Которые думают, что невозможно причащаться Пречистых Таин со слезами, - горе нечувствию и жестокосердию тех! Горе беспечности и ослеплению тех, которые говорят это! Если бы они испытывали и рассуждали себя самих, то не были бы осуждены от собственных слов своих; если б позаботились покаяться, то никогда не сказали бы, что это невозможно; если бы они делом приносили плоды (покаяния), то не оставались бы непричастными благу сему, сему великому дару Божию; если б они стяжали в сердцах своих страх Божий, то исповедали бы, что возможно плакать и рыдать не только во время причащения, но и во всякое другое время.
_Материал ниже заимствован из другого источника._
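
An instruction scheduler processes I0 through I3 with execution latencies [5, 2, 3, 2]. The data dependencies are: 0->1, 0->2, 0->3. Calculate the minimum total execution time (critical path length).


Compute longest path through dependency graph: dist(Ik) = max over predecessors of dist + latency(Ik).
dist(I0) = latency 5 = 5
dist(I1) = dist(I0) + 2 = 5 + 2 = 7
dist(I2) = dist(I0) + 3 = 5 + 3 = 8
dist(I3) = dist(I0) + 2 = 5 + 2 = 7
Critical path = max dist = 8

8


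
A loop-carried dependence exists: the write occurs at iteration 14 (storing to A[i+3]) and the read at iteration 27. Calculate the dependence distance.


Distance = read iteration - write iteration
= 27 - 14 = 13

13


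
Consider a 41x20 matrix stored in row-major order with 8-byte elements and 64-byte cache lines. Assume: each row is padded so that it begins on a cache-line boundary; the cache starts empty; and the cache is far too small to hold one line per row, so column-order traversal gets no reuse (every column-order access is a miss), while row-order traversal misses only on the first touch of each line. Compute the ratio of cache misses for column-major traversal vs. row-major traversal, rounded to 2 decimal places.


Each row occupies 20 * 8 = 160 bytes and starts on a line boundary, so it spans ceil(160 / 64) = 3 cache lines.
Row-major traversal misses (one per line touched): 41 * ceil(20 * 8 / 64) = 123
Column-major traversal misses (no reuse, every access misses): 41 * 20 = 820
Ratio = 820 / 123 = 6.67

6.67


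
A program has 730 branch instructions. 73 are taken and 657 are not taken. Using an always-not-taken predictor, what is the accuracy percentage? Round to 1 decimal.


Predictor: always-not-taken
Correct predictions = 657
Accuracy = 657 / 730 * 100 = 90.0%

90.0


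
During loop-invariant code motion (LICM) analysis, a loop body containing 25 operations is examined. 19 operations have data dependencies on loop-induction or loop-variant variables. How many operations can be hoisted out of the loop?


Invariant candidates = total - loop-dependent
= 25 - 19 = 6

6


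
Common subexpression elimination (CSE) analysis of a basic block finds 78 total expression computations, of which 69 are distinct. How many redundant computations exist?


CSE count = total expressions - unique expressions
= 78 - 69 = 9

9


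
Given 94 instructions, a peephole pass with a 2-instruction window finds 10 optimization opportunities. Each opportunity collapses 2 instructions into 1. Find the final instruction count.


Each match removes 1 instructions.
Total removed = 10 * 1 = 10
Remaining = 94 - 10 = 84

84


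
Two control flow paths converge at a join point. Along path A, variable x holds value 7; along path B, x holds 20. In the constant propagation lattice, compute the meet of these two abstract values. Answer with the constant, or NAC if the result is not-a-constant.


Meet operation: if both paths give the same constant, result is that constant; if they differ, result is NAC (not-a-constant).
Path A: 7, Path B: 20 -> differ
Result: not-a-constant -> NAC

NAC


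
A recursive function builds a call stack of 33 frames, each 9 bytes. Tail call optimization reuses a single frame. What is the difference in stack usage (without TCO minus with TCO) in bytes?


Without TCO: 33 * 9 = 297 bytes
With TCO: reuse 1 frame = 9 bytes
Savings = 297 - 9 = 288

288


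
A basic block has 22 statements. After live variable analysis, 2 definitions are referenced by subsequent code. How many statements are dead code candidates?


Dead code = total statements - live definitions
= 22 - 2 = 20

20


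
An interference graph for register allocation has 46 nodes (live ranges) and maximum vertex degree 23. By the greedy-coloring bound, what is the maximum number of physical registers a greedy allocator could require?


Greedy coloring never needs more than (max_degree + 1) colors: when coloring a vertex, at most max_degree neighbors are already colored.
Upper bound = 23 + 1 = 24

24


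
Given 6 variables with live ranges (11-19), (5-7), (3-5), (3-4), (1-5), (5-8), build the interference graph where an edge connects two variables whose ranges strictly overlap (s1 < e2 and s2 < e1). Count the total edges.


Check all pairs for overlapping intervals.
Two intervals (s1,e1) and (s2,e2) overlap if s1 < e2 and s2 < e1.
v0 (11-19) vs v1..v5: overlaps none -> 0
v1 (5-7) vs v2..v5: overlaps v5 -> 1
v2 (3-5) vs v3..v5: overlaps v3, v4 -> 2
v3 (3-4) vs v4..v5: overlaps v4 -> 1
v4 (1-5) vs v5: overlaps none -> 0
Total overlapping pairs = 0 + 1 + 2 + 1 + 0 = 4

4


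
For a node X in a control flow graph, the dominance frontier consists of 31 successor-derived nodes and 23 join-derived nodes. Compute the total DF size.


DF(X) = direct successor contributions + join point contributions
= 31 + 23 = 54

54


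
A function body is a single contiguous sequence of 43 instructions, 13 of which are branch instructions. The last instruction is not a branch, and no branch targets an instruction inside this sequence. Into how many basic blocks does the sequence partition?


With no in-sequence branch targets, the leaders are the first instruction plus the instruction after each branch.
Number of basic blocks = branches + 1
= 13 + 1 = 14

14


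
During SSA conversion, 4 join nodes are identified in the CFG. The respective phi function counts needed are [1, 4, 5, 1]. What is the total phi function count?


Total phi functions = sum of phi functions at each join node
= 1 + 4 + 5 + 1 = 11

11


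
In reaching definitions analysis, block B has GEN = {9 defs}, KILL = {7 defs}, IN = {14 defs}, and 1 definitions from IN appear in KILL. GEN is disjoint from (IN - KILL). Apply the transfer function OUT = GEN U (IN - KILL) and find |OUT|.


IN - KILL: 14 - 1 = 13 surviving definitions
OUT = GEN + surviving = 9 + 13 = 22

22


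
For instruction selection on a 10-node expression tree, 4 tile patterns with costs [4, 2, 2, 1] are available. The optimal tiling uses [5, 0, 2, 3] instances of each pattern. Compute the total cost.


Total cost = sum(count_i * cost_i)
= 5*4 + 0*2 + 2*2 + 3*1
= 27

27


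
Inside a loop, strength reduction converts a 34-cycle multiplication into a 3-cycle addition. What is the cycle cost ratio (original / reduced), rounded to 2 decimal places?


Ratio = mult_cost / add_cost = 34 / 3 = 11.33

11.33


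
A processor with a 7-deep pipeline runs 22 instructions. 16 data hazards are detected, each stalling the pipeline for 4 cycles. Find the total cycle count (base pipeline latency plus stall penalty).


Base cycles = 7 + 22 - 1 = 28
Total stalls = 16 * 4 = 64
Total = 28 + 64 = 92

92


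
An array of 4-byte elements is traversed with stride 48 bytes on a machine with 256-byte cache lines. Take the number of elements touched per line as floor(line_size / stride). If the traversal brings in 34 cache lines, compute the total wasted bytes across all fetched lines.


Elements per line = floor(256 / 48) = 5
Bytes used per line = 5 * 4 = 20
Wasted per line = 256 - 20 = 236
Total wasted = 236 * 34 = 8024

8024


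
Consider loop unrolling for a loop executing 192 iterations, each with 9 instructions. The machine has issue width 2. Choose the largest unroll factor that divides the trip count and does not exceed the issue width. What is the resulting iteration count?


Largest divisor of 192 <= 2 is 2
New iterations = 192 / 2 = 96

96


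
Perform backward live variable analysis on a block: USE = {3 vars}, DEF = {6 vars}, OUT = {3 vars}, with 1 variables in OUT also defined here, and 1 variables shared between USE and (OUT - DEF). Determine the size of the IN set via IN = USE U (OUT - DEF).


OUT - DEF: 3 - 1 = 2
|IN| = |USE| + |OUT - DEF| - |USE ∩ (OUT - DEF)| = 3 + 2 - 1 = 4

4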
Почему, желая убедить любовь вашу к возможности сего в настоящем слове, я обращаюсь к сказавшим такие слова, как бы они были здесь, и вопрошаю их: добрые братия мои, говорящие это, скажите мне, почему вы говорите, что это невозможно? - Да потому, говорят, что иные люди легко приходят в умиление и плач, а иные столь крепки сердцем, что не плачут и не кричат, даже когда их бьют. Так эти крепкосердые как могут и к святому причащению приступать с плачем и слезами? Но и сами иереи, каждый день совершающие литургию, могут ли всегда плакать? - На это я отвечаю им: вы говорите, что иные крепкосерды и нескоро приходят в сокрушение, но скажите мне, прошу вас, по какой причине они таковы? Если же не знаете этого, то не постыдитесь дать слух словам моим и узнайте это от меня, ибо написано: аще ли иному открыется седящу, первый да молчит (1Кор.14:30).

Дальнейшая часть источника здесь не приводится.